Przykład Jagiellonii. Trener Brede i Probierz zbudowali przygotowanie fizyczne Jagiellonii, a owoce tej pracy zbiera trener Mamrot. Jaki z tego wniosek? Kluby Ekstraklasy za szybko zwalniają trenerów, a co gorsza – źle dobierają kadrę szkoleniową. Aspekt przygotowania fizycznego jest jakby pomijany przy zmianie trenera, a tu powinna być jakaś myśl przewodnia. Klub powinien mieć wizję swojej gry, zarówno taktyki jak i przygotowania fizycznego. Zawsze na coś trzeba postawić, a z czegoś zrezygnować. Jeśli drużyna gra z kontry, to lepiej mieć szybkich, wytrzymałych szybkościowo zawodników i tak ich przygotowywać. U nas zazwyczaj za przygotowanie fizyczne odpowiada trener, a gość z plakietką „trener przygotowania fizycznego” jest tylko pomocnikiem.

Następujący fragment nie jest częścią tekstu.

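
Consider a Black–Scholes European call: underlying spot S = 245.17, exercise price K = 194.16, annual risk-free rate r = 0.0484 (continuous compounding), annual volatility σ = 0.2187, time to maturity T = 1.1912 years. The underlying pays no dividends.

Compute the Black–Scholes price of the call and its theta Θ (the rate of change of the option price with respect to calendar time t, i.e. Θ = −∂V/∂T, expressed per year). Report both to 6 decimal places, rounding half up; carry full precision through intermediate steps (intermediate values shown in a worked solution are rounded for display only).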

Przygotowanie fizyczne to nie jest tylko wytrzymałość i szybkość, ale także szeroko składa się na to zmniejszanie podatności na kontuzje, to także rozwój tkanki mięśniowej danego zawodnika, praca indywidualna rozłożona na kilka lat.
Dziwią mnie powiązania ludzi zatrudnionych w klubach z klinikami zajmującymi się kontuzjami zawodników. Na zdrowy rozum ich cele są różne. Ludzie odpowiedzialni za przygotowanie zawodników w klubie muszą ich tak przygotować, by ci nie odnosili kontuzji. Kliniki medyczne zarabiają na kontuzjach tych piłkarzy. Metody leczenia kontuzji też mogą być różne i niekoniecznie kończyć się w klinice. W takich wypadkach mam wątpliwości czy osoba zatrudniona w obu miejscach bierze stronę klubu, czy kliniki.
W Polskich klubach trening indywidualny jest słabo rozwinięty. Piłkarze, którzy są nastawieni na sukces, a dodatkowo mają dobrego menedżera, mają swoich trenerów, którzy im doradzają. Płacą dodatkowe pieniądze, ale mają wymierne efekty i to widać na boisku. Są też tacy zawodnicy, którzy wolą tylko narzekać na trenera klubowego, a menedżera widzą tylko przy podpisywaniu nowego kontraktu.